Process Of Evolution Brings Extinct Bird ‘Back To Life’

Updated on

A new study reveals how powerful the process of evolution is. There is a bird species, a type of rail, considered to be one of the last species which can’t fly, that has managed to evolve twice. The research found that the bird in the Indian Ocean went through a process called “iterative evolution” which brought the extinct bird ‘back to life.’

Researchers from the University of Portsmouth and Natural History Museum discovered that an extinct bird lived on an island on two occasions, which are separated by tens of thousands of years. The bird population spread across the isolated island called Aldabra, and in the evolution became a flightless bird both times. These flightless rails can still be found living on the island.

Iterative evolution is a process where a repeated evolution occurs, or evolution of similar structures from the same ancestors at different times occurs. However, this is the first time scientists found that evolution brought an extinct bird ‘back to life.’

The bird measures about the size of a chicken, which is indigenous to Madagascar in the south-western part of the Indian Ocean. These birds, when there are too many in one location, fly off to different locations. In these new places, if its natural predators were absent, the rails would evolve, continuing their lives on the islands but losing the ability to fly, similar to the Dodo of Mauritius. Some rails landed on the isolated island of Aldabra. Aldabra, however, vanished from the surface when the sea covered it following an inundation event that took place some 136,000 years ago. After the inundation event, the rails again arrived on Aldabra, and again lost the ability to fly.

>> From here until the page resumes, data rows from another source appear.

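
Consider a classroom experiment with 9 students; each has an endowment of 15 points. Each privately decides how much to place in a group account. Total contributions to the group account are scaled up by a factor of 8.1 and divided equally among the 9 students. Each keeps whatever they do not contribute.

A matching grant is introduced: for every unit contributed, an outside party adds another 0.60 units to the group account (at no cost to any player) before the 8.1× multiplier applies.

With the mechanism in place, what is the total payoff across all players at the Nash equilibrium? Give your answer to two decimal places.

With the mechanism, a contributed unit returns 8.1 × 1.60 / 9 = 1.4400 per unit of net cost to the contributor — now above 1 — so contributing fully is weakly dominant for every player.
So the Nash equilibrium is full contribution by all 9; the group earns 8.1 × 1.60 × 135 = 1749.60.

1749.60 points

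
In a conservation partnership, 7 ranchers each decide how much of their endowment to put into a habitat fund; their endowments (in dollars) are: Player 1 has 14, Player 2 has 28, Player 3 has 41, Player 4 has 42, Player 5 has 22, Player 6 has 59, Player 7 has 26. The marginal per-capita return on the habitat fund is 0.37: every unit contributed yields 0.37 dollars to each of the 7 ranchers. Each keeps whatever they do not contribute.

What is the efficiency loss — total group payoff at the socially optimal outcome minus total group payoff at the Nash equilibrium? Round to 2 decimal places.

The private return per contributed unit is 0.37 < 1 for everyone, so the Nash equilibrium is zero contribution and the group total is Σ E_j = 14 + 28 + 41 + 42 + 22 + 59 + 26 = 232.
Each contributed unit returns 2.590 to the group, so the social optimum is full contribution by everyone: group total = 2.590 × 232 = 600.88.
Efficiency loss = (2.590 − 1) × 232 = 368.88.

368.88 dollars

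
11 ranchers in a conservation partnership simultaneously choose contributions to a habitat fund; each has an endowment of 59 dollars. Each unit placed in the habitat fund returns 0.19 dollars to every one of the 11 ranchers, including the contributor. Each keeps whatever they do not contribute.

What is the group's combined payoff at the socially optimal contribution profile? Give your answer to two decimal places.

1356.41 dollars

Each contributed unit returns 2.090 to the group as a whole (0.19 to each of 11 players), which exceeds 1, so the social optimum is full contribution: group total = 2.090 × 649 = 1356.41.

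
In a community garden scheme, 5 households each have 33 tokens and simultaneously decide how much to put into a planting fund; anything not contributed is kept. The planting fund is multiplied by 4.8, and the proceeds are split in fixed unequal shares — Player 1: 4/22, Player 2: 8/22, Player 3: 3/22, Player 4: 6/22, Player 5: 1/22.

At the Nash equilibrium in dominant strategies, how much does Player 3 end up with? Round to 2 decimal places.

For player j, contributing a unit is worthwhile iff 4.8 × (j's share) ≥ 1, i.e. iff j's share is at least 0.2083.
The shares above 0.2083 belong to Player 2 and Player 4, contributing 33 each; the remaining 3 contribute 0. Total contributed: 66.
Player 3 keeps 33 and receives 4.8 × 66 × 3/22 = 43.20 from the planting fund, for a payoff of 76.20.

76.20 tokens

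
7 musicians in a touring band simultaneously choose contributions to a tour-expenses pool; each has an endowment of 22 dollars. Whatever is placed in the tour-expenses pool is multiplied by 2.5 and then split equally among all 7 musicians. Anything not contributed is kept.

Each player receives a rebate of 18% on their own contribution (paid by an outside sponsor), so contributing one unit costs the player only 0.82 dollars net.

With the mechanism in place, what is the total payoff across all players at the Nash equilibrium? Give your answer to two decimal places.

With the mechanism, a contributed unit returns (2.5/7) / 0.82 = 0.4355 per unit of net cost — still below 1 — so contributing 0 remains dominant for every player.
Everyone keeps their endowment and the group total is 7 × 22 = 154.

154.00 dollars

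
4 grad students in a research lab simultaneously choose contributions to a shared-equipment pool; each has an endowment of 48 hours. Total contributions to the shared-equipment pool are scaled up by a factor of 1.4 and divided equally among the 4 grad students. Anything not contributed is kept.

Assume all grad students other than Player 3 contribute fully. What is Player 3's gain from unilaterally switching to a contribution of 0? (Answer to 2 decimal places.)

Switching from a contribution of 48 to 0 lets Player 3 keep an extra 48 hours, but lowers the shared-equipment pool by 48, which costs Player 3 their own share of that drop: 1.4/4 × 48 = 16.80.
Net gain = 48 − 16.80 = 31.20. The private return per contributed unit (0.3500) is below 1, so free-riding is indeed the best response regardless of what the others do.

31.20 hours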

The scientists analyzed fossils that were over 136,000 years old as well as from 100,000 years ago. Researchers then compared the bones of the fossilized rail that was from before the inundation event to the bones of the rail after the inundation event, and found the advanced state of flightlessness as well as a feature in the ankle bones that hints at the evolution of the flightessness. Comparing these fossils with the birds on the island now which can’t fly, they found that the specimens are very similar, meaning that the same species evolved on the island a second time.

“These unique fossils provide irrefutable evidence that a member of the rail family colonised the atoll, most likely from Madagascar, and became flightless independently on each occasion,” lead researcher Dr Julian Hume, avian paleontologist and Research Associate at the Natural History Museum, said in a statement. “Fossil evidence presented here is unique for rails, and epitomises the ability of these birds to successfully colonise isolated islands and evolve flightlessness on multiple occasions.”

“We know of no other example in rails, or of birds in general, that demonstrates this phenomenon so evidently,” co-author Professor David Martill, from the School of Earth and Environmental Sciences at the University of Portsmouth, said. “Only on Aldabra, which has the oldest palaeontological record of any oceanic island within the Indian Ocean region, is fossil evidence available that demonstrates the effects of changing sea levels on extinction and recolonisation events.

The findings about the evolution bringing the extinct bird ‘back to life’ were published in the Zoological Journal.